STUDENTS AT the tertiary level who obtain loans from the Students' Loan Bureau (SLB) and flee overseas to escape servicing those liabilities may, in future, be barred from leaving the country.
Currently, there is draft legislation to amend the Students' Loan Fund Act which, among other things, will introduce provisions to place a stop order on delinquent borrowers of the SLB who might be attempting to migrate.
Executive director of the SLB, Lenice Barnett, told members of Parliament's Public Administration and Appropriations Committee yesterday that the relevant ministers had been given copies of the draft amendment.

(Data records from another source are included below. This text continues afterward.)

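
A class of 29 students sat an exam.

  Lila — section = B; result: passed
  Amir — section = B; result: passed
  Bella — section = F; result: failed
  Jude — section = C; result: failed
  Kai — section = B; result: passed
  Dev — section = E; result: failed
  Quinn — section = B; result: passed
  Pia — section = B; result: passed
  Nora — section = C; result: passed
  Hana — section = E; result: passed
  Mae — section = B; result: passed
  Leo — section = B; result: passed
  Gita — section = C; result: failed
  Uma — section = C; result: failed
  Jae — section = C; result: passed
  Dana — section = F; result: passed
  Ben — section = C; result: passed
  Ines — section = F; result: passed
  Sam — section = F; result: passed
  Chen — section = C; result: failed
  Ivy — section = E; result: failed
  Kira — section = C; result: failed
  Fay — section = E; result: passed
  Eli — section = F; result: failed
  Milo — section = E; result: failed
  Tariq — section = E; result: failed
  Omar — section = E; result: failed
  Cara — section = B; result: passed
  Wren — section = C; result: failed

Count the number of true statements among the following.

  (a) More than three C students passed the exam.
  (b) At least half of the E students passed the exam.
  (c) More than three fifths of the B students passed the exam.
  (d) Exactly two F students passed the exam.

(a) C: |A| = 9, |A ∩ B| = 3; needs |A ∩ B| > 3 — false.
(b) E: |A| = 7, |A ∩ B| = 2; needs |A ∩ B| ≥ |A ∖ B| — false.
(c) B: |A| = 8, |A ∩ B| = 8; needs |A ∩ B| / |A| > 3/5 — true.
(d) F: |A| = 5, |A ∩ B| = 3; needs |A ∩ B| = 2 — false.

1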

"They were finalised about four months ago," Barnett informed the committee.
Committee member Ronald Thwaites wants the proposed change to be fast-tracked. "We are very slow in passing social legislation and we need to give it a spur," he said.
"The things that you should not be allowed to escape by going abroad; the student loan is one, clearly, taxes, and your babyfather maintenance."
The delinquency rate among SLB borrowers is at 18.2 per cent, which represents some $1.1 billion in arrears.
Barnett said the SLB was still vigilant in collecting outstanding amounts, with third-party collectors such as bailiffs and lawyers working to recover $658 million of the total arrears.
Of the 35,000 loans at the SLB, 3,400 are in arrears from 30 days to more than three years.